Heywood “Woody” Allen (born Allan Stewart Konigsberg) is an American actor, writer, director, comedian and playwright, whose career spans more than 50 years.
He worked as a comedy writer in the 1950s, writing jokes and scripts for television and publishing several books of short humor pieces. In the early 1960s, Allen began performing as a stand-up comedian, emphasizing monologues rather than traditional jokes. As a comedian, he developed the persona of an insecure, intellectual, fretful nebbish, which he maintains is quite different from his real-life personality. In 2004, Comedy Central ranked Allen in fourth place on a list of the 100 greatest stand-up comedians, while a UK survey ranked Allen as the third greatest comedian.
Allen often stars in his films, typically in the persona he developed as a standup. Some best-known of his over 40 films are Annie Hall (1977), Manhattan (1979), Hannah and Her Sisters (1986), and Midnight in Paris (2011). Critic Roger Ebert described Allen as “a treasure of the cinema.”
Allen has been nominated 24 times and won four Academy Awards: three for Best Original Screenplay and one for Best Director (Annie Hall). He has more screenwriting Academy Award nominations than any other writer, and has won nine British Academy of Film and Television Arts Awards. Allen performs regularly as a jazz clarinetist at small venues in Manhattan. In 2011, PBS televised the film biography, Woody Allen: A Documentary, on the American Masters TV series. On January 13, 2015, it was announced Allen will write and direct his first television series for Amazon Studios.
In the 90’s “Woody” returned to lighter movies like Bullets over Broadway (1994), which earned an Academy Award nomination for Best Director, followed by a musical, Everyone Says I Love You (1996). The singing and dancing scenes in Everyone Says I Love You are similar to musicals starring Fred Astaire and Ginger Rogers. The comedy Mighty Aphrodite (1995), in which Greek drama plays a large role, won an Academy Award for Mira Sorvino. Allen’s 1999 jazz-based comedy-drama Sweet and Lowdown was nominated for two Academy Awards for Sean Penn (Best Actor) and Samantha Morton (Best Supporting Actress). In contrast to these lighter movies, Allen veered into darker satire towards the end of the decade with Deconstructing Harry (1997) and Celebrity (1998).
Allen made one sitcom “appearance” to date (2009) via telephone on the show Just Shoot Me! in a 1997 episode, “My Dinner with Woody” which paid tribute to several of his films. Allen provided the lead voice in the 1998 animated film Antz, which featured many actors he had worked with and Allen’s character was similar to his earlier neurotic roles. Match Point (2005) was one of Allen’s most successful films of the decade, garnering positive reviews. Set in London, it starred Jonathan Rhys Meyers and Scarlett Johansson.
Midnight in Paris won the Academy Award for Best Original Screenplay. Blue Jasmine debuted in July 2013 receive the Academy Award for Best Actress. Allen co-stars with John Turturro in Fading Gigolo, written and directed by Turturro, which premiered in September 2013.
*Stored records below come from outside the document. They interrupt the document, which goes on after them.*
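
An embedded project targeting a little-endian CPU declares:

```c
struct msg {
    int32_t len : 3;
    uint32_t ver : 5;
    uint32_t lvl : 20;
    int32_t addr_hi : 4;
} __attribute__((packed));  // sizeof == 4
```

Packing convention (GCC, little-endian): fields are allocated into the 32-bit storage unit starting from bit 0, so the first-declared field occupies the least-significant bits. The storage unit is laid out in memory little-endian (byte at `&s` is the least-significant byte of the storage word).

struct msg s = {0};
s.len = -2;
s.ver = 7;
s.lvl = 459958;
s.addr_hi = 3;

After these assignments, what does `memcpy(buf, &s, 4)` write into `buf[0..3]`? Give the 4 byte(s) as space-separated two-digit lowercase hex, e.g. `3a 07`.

len:3 = -2 → 0x6 << 0 → word 0x00000006
ver:5 = 7 → 0x7 << 3 → word 0x0000003e
lvl:20 = 459958 → 0x704b6 << 8 → word 0x0704b63e
addr_hi:4 = 3 → 0x3 << 28 → word 0x3704b63e
word = 0x3704b63e → little-endian bytes:
  [0]=0x3e  [1]=0xb6  [2]=0x04  [3]=0x37

3e b6 04 37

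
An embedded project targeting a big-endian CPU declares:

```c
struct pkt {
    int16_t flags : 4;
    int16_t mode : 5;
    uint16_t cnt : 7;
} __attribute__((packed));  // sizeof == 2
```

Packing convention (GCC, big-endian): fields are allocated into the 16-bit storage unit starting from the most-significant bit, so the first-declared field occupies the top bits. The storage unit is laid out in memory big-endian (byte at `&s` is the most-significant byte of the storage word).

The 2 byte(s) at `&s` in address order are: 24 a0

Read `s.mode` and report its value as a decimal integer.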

While best known for his films, Allen has enjoyed a successful career in theater, starting as early as 1960, when he wrote sketches for the revue From A to Z. His first great success was Don’t Drink the Water, which opened in 1968, and ran for 598 performances for almost two years on Broadway. His success continued with Play It Again, Sam, which opened in 1969, starring Allen and Diane Keaton. The show played for 453 performances and was nominated for three Tony Awards…
Allen is a passionate fan of jazz, featured prominently in the soundtracks to his films. He began playing the clarinet as a child and took his stage name from clarinetist Woody Herman. He has performed publicly at least since the late 1960s, notably with the Preservation Hall Jazz Band on the soundtrack of Sleeper.